Ni Durruti, ni Alfred Barthélemy, n'avaient entendu parler de ce parti national-socialiste des ouvriers allemands, pas plus que de son chef, Adolf Hitler.

— Hitler, dit Mühsam, ne paye pas de mine avec son vieil imperméable et son chapeau cabossé. Mais qu'on ne s'y trompe pas, il porte l'uniforme des chômeurs. Hitler s'identifie à eux et eux croient qu'il les représente. Cet Hitler est un acteur et un metteur en scène qui ne laisse rien au hasard. Depuis dix ans, dans l'ombre, il prépare sa représentation.
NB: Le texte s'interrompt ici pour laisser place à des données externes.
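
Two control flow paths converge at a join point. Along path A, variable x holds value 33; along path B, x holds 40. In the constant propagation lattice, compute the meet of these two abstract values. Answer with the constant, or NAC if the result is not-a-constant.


Meet operation: if both paths give the same constant, result is that constant; if they differ, result is NAC (not-a-constant).
Path A: 33, Path B: 40 -> differ
Result: not-a-constant -> NAC

NAC


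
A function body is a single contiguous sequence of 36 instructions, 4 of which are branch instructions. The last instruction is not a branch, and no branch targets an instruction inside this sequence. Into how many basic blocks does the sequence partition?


With no in-sequence branch targets, the leaders are the first instruction plus the instruction after each branch.
Number of basic blocks = branches + 1
= 4 + 1 = 5

5


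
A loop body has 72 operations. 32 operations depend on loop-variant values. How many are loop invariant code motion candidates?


Invariant candidates = total - loop-dependent
= 72 - 32 = 40

40


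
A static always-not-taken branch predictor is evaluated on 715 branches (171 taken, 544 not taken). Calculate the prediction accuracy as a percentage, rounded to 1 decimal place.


Predictor: always-not-taken
Correct predictions = 544
Accuracy = 544 / 715 * 100 = 76.1%

76.1


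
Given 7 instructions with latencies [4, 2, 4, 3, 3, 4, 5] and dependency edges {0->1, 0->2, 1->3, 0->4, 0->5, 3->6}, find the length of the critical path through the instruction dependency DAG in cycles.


Compute longest path through dependency graph: dist(Ik) = max over predecessors of dist + latency(Ik).
dist(I0) = latency 4 = 4
dist(I1) = dist(I0) + 2 = 4 + 2 = 6
dist(I2) = dist(I0) + 4 = 4 + 4 = 8
dist(I3) = dist(I1) + 3 = 6 + 3 = 9
dist(I4) = dist(I0) + 3 = 4 + 3 = 7
dist(I5) = dist(I0) + 4 = 4 + 4 = 8
dist(I6) = dist(I3) + 5 = 9 + 5 = 14
Critical path = max dist = 14

14


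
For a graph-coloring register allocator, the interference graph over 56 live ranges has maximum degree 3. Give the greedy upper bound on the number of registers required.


Greedy coloring never needs more than (max_degree + 1) colors: when coloring a vertex, at most max_degree neighbors are already colored.
Upper bound = 3 + 1 = 4

4


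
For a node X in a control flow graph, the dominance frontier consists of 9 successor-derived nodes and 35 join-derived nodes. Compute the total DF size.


DF(X) = direct successor contributions + join point contributions
= 9 + 35 = 44

44


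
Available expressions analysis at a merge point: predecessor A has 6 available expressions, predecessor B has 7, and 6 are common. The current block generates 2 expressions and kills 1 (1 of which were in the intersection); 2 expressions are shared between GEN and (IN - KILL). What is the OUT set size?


IN = intersection of predecessors = 6
IN - KILL = 6 - 1 = 5
|OUT| = |GEN| + |IN - KILL| - |GEN ∩ (IN - KILL)| = 2 + 5 - 2 = 5

5


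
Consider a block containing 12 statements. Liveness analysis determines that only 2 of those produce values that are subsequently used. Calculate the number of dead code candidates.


Dead code = total statements - live definitions
= 12 - 2 = 10

10


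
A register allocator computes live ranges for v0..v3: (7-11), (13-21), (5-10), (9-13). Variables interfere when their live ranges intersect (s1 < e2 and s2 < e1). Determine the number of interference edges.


Check all pairs for overlapping intervals.
Two intervals (s1,e1) and (s2,e2) overlap if s1 < e2 and s2 < e1.
v0 (7-11) vs v1..v3: overlaps v2, v3 -> 2
v1 (13-21) vs v2..v3: overlaps none -> 0
v2 (5-10) vs v3: overlaps v3 -> 1
Total overlapping pairs = 2 + 0 + 1 = 3

3


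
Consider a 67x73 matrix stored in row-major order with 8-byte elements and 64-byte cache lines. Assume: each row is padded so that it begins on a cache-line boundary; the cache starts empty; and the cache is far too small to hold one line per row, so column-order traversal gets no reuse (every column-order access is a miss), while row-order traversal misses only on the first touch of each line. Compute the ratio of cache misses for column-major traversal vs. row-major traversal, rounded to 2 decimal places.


Each row occupies 73 * 8 = 584 bytes and starts on a line boundary, so it spans ceil(584 / 64) = 10 cache lines.
Row-major traversal misses (one per line touched): 67 * ceil(73 * 8 / 64) = 670
Column-major traversal misses (no reuse, every access misses): 67 * 73 = 4891
Ratio = 4891 / 670 = 7.3

7.3


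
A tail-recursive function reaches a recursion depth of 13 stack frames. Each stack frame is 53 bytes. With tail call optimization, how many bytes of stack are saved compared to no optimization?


Without TCO: 13 * 53 = 689 bytes
With TCO: reuse 1 frame = 53 bytes
Savings = 689 - 53 = 636

636


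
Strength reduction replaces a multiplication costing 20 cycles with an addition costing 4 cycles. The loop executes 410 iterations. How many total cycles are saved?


Per-iteration saving = 20 - 4 = 16
Total saved = 410 * 16 = 6560

6560


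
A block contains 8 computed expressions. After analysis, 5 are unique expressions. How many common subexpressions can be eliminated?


CSE count = total expressions - unique expressions
= 8 - 5 = 3

3


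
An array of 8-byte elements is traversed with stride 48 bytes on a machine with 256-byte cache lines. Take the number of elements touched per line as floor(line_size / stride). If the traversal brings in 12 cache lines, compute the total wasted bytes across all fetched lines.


Elements per line = floor(256 / 48) = 5
Bytes used per line = 5 * 8 = 40
Wasted per line = 256 - 40 = 216
Total wasted = 216 * 12 = 2592

2592


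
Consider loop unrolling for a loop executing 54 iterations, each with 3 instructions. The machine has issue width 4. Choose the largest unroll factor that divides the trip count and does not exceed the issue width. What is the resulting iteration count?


Largest divisor of 54 <= 4 is 3
New iterations = 54 / 3 = 18

18


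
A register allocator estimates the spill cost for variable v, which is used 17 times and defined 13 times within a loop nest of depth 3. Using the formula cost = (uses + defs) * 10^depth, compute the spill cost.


uses + defs = 17 + 13 = 30
10^3 = 1000
Spill cost = 30 * 1000 = 30000

30000


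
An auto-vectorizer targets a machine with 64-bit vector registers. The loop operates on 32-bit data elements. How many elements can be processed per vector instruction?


Width = SIMD bits / data type bits
= 64 / 32 = 2

2


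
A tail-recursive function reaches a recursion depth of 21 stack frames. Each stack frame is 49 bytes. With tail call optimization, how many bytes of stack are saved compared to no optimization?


Without TCO: 21 * 49 = 1029 bytes
With TCO: reuse 1 frame = 49 bytes
Savings = 1029 - 49 = 980

980


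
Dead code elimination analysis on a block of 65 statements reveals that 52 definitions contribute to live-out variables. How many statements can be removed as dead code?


Dead code = total statements - live definitions
= 65 - 52 = 13

13


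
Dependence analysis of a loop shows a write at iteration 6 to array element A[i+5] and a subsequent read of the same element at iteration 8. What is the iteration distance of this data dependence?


Distance = read iteration - write iteration
= 8 - 6 = 2

2


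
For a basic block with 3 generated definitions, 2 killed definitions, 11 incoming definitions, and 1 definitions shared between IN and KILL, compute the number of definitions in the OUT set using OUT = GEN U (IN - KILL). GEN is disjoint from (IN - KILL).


IN - KILL: 11 - 1 = 10 surviving definitions
OUT = GEN + surviving = 3 + 10 = 13

13


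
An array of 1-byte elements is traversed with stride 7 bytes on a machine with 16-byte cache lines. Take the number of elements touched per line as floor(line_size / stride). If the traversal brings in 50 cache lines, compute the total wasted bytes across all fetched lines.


Elements per line = floor(16 / 7) = 2
Bytes used per line = 2 * 1 = 2
Wasted per line = 16 - 2 = 14
Total wasted = 14 * 50 = 700

700


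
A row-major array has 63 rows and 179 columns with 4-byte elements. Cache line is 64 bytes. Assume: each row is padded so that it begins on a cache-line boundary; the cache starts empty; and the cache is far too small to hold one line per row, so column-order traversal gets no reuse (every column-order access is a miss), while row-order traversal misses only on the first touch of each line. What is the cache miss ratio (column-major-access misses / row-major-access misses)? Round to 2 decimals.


Each row occupies 179 * 4 = 716 bytes and starts on a line boundary, so it spans ceil(716 / 64) = 12 cache lines.
Row-major traversal misses (one per line touched): 63 * ceil(179 * 4 / 64) = 756
Column-major traversal misses (no reuse, every access misses): 63 * 179 = 11277
Ratio = 11277 / 756 = 14.92

14.92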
Il a déjà créé son drapeau (rouge, bien sûr) avec une croix gammée noire ; ses troupes de choc, les S.A., avec des chemises brunes qui singent les chemises noires de Mussolini.
— Trotski aussi était un grand metteur en scène et un prodigieux acteur, dit Fred. Il n'empêche que sa pièce a fait un four et que le rideau lui est tombé sur la tête.
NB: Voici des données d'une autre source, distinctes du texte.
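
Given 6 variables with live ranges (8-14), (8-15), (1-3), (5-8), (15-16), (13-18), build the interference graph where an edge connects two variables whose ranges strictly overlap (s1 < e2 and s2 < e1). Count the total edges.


Check all pairs for overlapping intervals.
Two intervals (s1,e1) and (s2,e2) overlap if s1 < e2 and s2 < e1.
v0 (8-14) vs v1..v5: overlaps v1, v5 -> 2
v1 (8-15) vs v2..v5: overlaps v5 -> 1
v2 (1-3) vs v3..v5: overlaps none -> 0
v3 (5-8) vs v4..v5: overlaps none -> 0
v4 (15-16) vs v5: overlaps v5 -> 1
Total overlapping pairs = 2 + 1 + 0 + 0 + 1 = 4

4


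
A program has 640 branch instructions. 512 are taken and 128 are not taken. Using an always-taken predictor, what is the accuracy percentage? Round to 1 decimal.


Predictor: always-taken
Correct predictions = 512
Accuracy = 512 / 640 * 100 = 80.0%

80.0


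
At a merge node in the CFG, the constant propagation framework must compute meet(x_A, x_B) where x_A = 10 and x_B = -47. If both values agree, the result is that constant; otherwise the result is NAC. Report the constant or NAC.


Meet operation: if both paths give the same constant, result is that constant; if they differ, result is NAC (not-a-constant).
Path A: 10, Path B: -47 -> differ
Result: not-a-constant -> NAC

NAC


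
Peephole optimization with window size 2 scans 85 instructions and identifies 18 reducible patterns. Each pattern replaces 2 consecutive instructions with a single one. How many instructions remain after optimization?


Each match removes 1 instructions.
Total removed = 18 * 1 = 18
Remaining = 85 - 18 = 67

67


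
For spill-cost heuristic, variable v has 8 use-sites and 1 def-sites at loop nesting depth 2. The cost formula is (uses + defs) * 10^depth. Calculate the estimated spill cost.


uses + defs = 8 + 1 = 9
10^2 = 100
Spill cost = 9 * 100 = 900

900


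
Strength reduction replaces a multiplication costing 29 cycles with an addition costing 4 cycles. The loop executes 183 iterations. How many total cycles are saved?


Per-iteration saving = 29 - 4 = 25
Total saved = 183 * 25 = 4575

4575


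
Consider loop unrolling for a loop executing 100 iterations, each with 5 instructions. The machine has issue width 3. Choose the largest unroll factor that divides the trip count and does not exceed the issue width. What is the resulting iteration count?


Largest divisor of 100 <= 3 is 2
New iterations = 100 / 2 = 50

50


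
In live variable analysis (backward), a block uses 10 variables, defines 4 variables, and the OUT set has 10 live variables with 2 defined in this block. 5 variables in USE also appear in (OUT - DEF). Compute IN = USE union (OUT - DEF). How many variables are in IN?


OUT - DEF: 10 - 2 = 8
|IN| = |USE| + |OUT - DEF| - |USE ∩ (OUT - DEF)| = 10 + 8 - 5 = 13

13


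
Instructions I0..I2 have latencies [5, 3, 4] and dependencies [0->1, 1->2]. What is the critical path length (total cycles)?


Compute longest path through dependency graph: dist(Ik) = max over predecessors of dist + latency(Ik).
dist(I0) = latency 5 = 5
dist(I1) = dist(I0) + 3 = 5 + 3 = 8
dist(I2) = dist(I1) + 4 = 8 + 4 = 12
Critical path = max dist = 12

12


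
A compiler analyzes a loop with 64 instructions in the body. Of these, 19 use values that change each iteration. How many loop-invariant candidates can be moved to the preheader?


Invariant candidates = total - loop-dependent
= 64 - 19 = 45

45


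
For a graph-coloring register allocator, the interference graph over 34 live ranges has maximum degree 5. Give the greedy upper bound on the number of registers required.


Greedy coloring never needs more than (max_degree + 1) colors: when coloring a vertex, at most max_degree neighbors are already colored.
Upper bound = 5 + 1 = 6

6


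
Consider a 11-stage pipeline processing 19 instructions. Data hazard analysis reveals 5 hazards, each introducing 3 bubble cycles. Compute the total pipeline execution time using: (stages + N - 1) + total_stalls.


Base cycles = 11 + 19 - 1 = 29
Total stalls = 5 * 3 = 15
Total = 29 + 15 = 44

44


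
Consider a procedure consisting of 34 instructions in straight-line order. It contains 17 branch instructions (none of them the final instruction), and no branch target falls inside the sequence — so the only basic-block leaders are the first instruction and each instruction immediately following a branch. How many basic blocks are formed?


With no in-sequence branch targets, the leaders are the first instruction plus the instruction after each branch.
Number of basic blocks = branches + 1
= 17 + 1 = 18

18


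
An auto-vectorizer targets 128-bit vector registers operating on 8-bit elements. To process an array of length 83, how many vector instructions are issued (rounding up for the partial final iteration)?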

— Mais non, sa pièce n'a pas fait un four, répliqua Mühsam. Staline la joue maintenant à bureaux fermés. Il récupère tout : l'armée rouge, la Tchéka devenue Guépéou, la bureaucratie, le parti unique. Staline couche avec ses bottes dans le lit que lui a borde Trotski.
— Staline, dit Durruti, c'est la victoire des bureaucrates sur les idéologues.
— Pas si simple, reprit Fred. Du temps de Lénine, Staline se moquait du bureaucrate Trotski. C'est Trotski et Zinoviev qui ont bureaucratisé le bolchevisme. Staline n'est qu'un héritier. Ton Hitler ne me paraît qu'une pâle imitation de Mussolini, lui-même pitoyable matamore. Le danger n'est pas là. Je suis bien placé pour savoir que la pieuvre Komintern étend ses tentacules sur toute l'Europe. Si nous ne réagissons pas, nous serons étranglés. Proclamons partout que l'avenir de la révolution n'est plus en Russie, que la Russie bafoue la révolution. L'avenir de la révolution se trouve en Espagne, avec Pestaña.
— Oui, appuya Durruti. Nous venons pour que tu comprennes bien ça, pour que tu abandonnes l'idée que la Russie représente encore un espoir. En Espagne, les anarchistes sont majoritaires et il n'y existe qu'un seul parti communiste important, adversaire de celui de Moscou et avec lequel nous pouvons donc travailler.